Aspettando il Meeting di Rimini, 500 volontari preparano la Fiera
Al lavoro dal 12 agosto per allestire i 140mila metri quadrati che ospiteranno l'appuntamento dal 21 al 26 agosto, con l’attesa visita di Papa Leone XIV
Già alle 9 del mattino, dopo la recita delle lodi, nei corridoi della Fiera di Rimini iniziano a muoversi carrelli, pannelli e attrezzature. C’è chi dipinge, chi monta strutture, chi pulisce i pavimenti e chi lavora agli impianti elettrici. È il Pre-Meeting, il lavoro di preparazione che coinvolge circa 500 volontari in vista della manifestazione, in programma dal 21 al 26 agosto. Dal 12 al 19 agosto ragazze e ragazzi sono impegnati nell’allestimento dei 140mila metri quadrati della Fiera. Lavorano divisi in gruppi, sotto la guida di coordinatori adulti. Quest’anno la preparazione è ancora più articolata per la presenza di Papa Leone XIV, atteso al Meeting sabato 22 agosto.
Prima dell’arrivo dei volontari si è svolto anche un Pre-pre-Meeting di tre giorni, con circa 80 professionisti impegnati nella preparazione della logistica. "Ad essere precisi, si è già concluso anche un Pre-pre-Meeting di tre giorni", spiega Enrico Albani, responsabile dei volontari. "Hanno preparato la logistica grazie alla quale si svolge il lavoro dei volontari".La maggior parte dei partecipanti arriva da Milano, Bologna e Ferrara. Molti sono studenti di architettura, ingegneria, design e Belle Arti. Per partecipare è necessario aver seguito un corso sulla sicurezza di otto ore e durante i lavori sono obbligatorie le scarpe antinfortunistiche. I turni vanno dalle 9 alle 18.
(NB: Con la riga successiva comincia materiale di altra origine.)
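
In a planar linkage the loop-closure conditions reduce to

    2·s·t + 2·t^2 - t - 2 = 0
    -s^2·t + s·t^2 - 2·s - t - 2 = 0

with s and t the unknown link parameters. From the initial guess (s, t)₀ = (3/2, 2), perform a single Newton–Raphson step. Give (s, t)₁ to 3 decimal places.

At (3/2, 2): F = (10.000, -5.500).
Jacobian J = [[2·t, 2·s + 4·t - 1], [-2·s·t + t^2 - 2, -s^2 + 2·s·t - 1]].
At the point, J = [[4.000, 10.000], [-4.000, 2.750]] (det J = 51.000).
Solving J·Δ = −F gives Δ = (-1.618, -0.353).
Then the next iterate is (s, t)₁ = (-0.118, 1.647).

(-0.118, 1.647)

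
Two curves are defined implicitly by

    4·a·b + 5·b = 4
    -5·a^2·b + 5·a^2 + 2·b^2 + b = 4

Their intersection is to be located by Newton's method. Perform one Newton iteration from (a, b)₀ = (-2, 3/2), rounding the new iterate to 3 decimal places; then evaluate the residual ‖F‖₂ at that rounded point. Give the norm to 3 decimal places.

At (-2, 3/2): F = (-8.500, -8.000).
Jacobian J = [[4·b, 4·a + 5], [-10·a·b + 10·a, -5·a^2 + 4·b + 1]].
At the point, J = [[6.000, -3.000], [10.000, -13.000]] (det J = -48.000).
Solving J·Δ = −F gives Δ = (1.802, 0.771).
Then the next iterate is (a, b)₁ = (-0.198, 2.271).
Re-evaluating at (-0.198, 2.271): F = (5.55637, 8.33674), so ‖F‖₂ = 10.019.

10.019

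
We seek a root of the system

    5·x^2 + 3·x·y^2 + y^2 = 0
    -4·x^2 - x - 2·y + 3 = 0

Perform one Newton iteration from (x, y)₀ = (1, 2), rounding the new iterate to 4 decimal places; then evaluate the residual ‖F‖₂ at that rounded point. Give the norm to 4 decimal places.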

Per alcuni è ormai un appuntamento fisso. Federico, studente di musica a Milano, è al suo sesto Pre-Meeting. "All’inizio sono venuto per l’invito di un amico", racconta, "poi via via sono diventato sempre più consapevole della bellezza del gesto". La settimana prevede anche tre serate di giudizio e condivisione, il pellegrinaggio del 15 agosto alla Madonna di Bonora e, nell’ultima giornata, una serata di festa e canti davanti al Duomo di Rimini.
C’è poi un particolare: molti dei 500 volontari non saranno a Rimini durante il Meeting e non vedranno quindi il risultato finale del proprio lavoro. "Il lavoro manuale, non nascondiamoci, è duro", racconta Elisa, studentessa all’Accademia di Brera. "Ma qui scopro che c’è una fatica che ha nell’offerta il suo significato"."Non tutti hanno la possibilità di fermarsi poi anche al Meeting", aggiunge Giulia, grafica. "Ma è un aspetto educativo in un lavoro bello di per sé. Non veniamo qui per il risultato". Intanto il lavoro nei padiglioni continua. Prima dell’arrivo del pubblico, ci sono loro: 500 volontari impegnati a preparare gli spazi che dal 21 agosto accoglieranno il Meeting e le migliaia di persone attese alla Fiera di Rimini.